Kosovo Cycle (Part 5)

From the Kosovo epic poetry cycle translated by Helen Rootman in 1920

Tsaritsa Militsa and the Voyvoda Vladeta

Tsaritsa Militsa went a-walking
Near the great white fortress of Krushévatz,
With Militsa were her two dear daughters
Vukosava and the lovely Mara.
To them comes Vladeta the Voyvoda
Riding on his bay, his faithful charger;
He has ridden him so hard and furious
That the white foam from his flanks is dropping.
Says to him the Tsaritsa Militsa:
“God be with thee, oh thou princely warrior,
Tell me wherefore is thy steed thus foaming?
Dost thou come now from the plain, Kossovo?
Hast thou there beheld our noble monarch
My dear lord and thine, oh princely warrior?”
Answered her Vladeta the voyvoda:
“God be with thee, Tsaritsa Militsa,
I have ridden from the plain, Kosovo,
But did not behold our noble monarch.
I have only seen afar his charger
Which the Turks chased on the field of battle,
So I think our noble prince has perished.”
As the Tsaritsa Militsa listened
Down her white face were the tears fast falling,
And she asked Vladeta the voyvoda:
“Tell me truly, oh thou princely warrior,
When thou wert upon the field Kosovo,
Hast thou seen nine Jugovitch, my brothers,
And the tenth, the Jug Bogdan, my father?”

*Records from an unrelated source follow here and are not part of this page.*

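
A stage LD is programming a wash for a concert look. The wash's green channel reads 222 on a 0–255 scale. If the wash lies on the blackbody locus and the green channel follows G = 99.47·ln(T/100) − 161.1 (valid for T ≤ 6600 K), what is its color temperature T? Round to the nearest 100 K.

4700 K

ln t = (222 + 161.1) / 99.47 = 3.8514.
t = e^3.8514 = 47.059.
T = 100·t = 4706 K → 4700 K to the nearest 100 K.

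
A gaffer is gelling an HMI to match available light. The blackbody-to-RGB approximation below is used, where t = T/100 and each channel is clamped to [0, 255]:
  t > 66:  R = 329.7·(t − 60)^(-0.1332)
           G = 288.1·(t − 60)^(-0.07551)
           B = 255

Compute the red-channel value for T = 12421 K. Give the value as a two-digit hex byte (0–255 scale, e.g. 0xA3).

t = 12421/100 = 124.21; the t > 66 branch applies.
R = 329.7·(124.21 − 60)^(-0.1332) = 329.7·64.21^(-0.1332) = 329.7·0.57442 = 189.385.
Rounded: 189; in hex, 0xBD.

0xBD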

Answered her Vladeta the Voyvoda:
“As I galloped o’er the field of battle
I have seen nine Jugovitch, thy brothers,
And the tenth, the Jug Bogdan, thy father.

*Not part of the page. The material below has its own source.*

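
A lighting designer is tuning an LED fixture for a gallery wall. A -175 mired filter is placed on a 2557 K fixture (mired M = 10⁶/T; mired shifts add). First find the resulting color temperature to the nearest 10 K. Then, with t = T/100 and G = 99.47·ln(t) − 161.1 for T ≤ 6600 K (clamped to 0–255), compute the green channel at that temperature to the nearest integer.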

Midway on Kossovo they were fighting,
Bloody were their arms up to the shoulders
And up to the hilts their long green sabres,
But their arms sank weakened with much fighting
As they cut the Turks down on Kosovo.”
Once more spoke the Tsaritsa Militsa:
“Wait awhile with me, oh princely warrior!
Hast thou seen the husbands of my daughters,
Hast thou seen Vuk Brankovitch and Milosh?”
Answered her Vladeta the Voyvoda:
“As I galloped o’ver the field of battle
I saw Milosh Obilitch, the hero.
He was standing on the plain, Kosovo,
And upon his battle-lance was leaning,
But alas, the battle-lance was broken
And the Turks were pressing hard upon him,
So I think that he has surely perished.
Brankovitch I did not see, O mistress,
Did not see him–may the sun not see him!
He betrayed the prince upon Kosovo,
He betrayed thy lord and mine, dear lady.”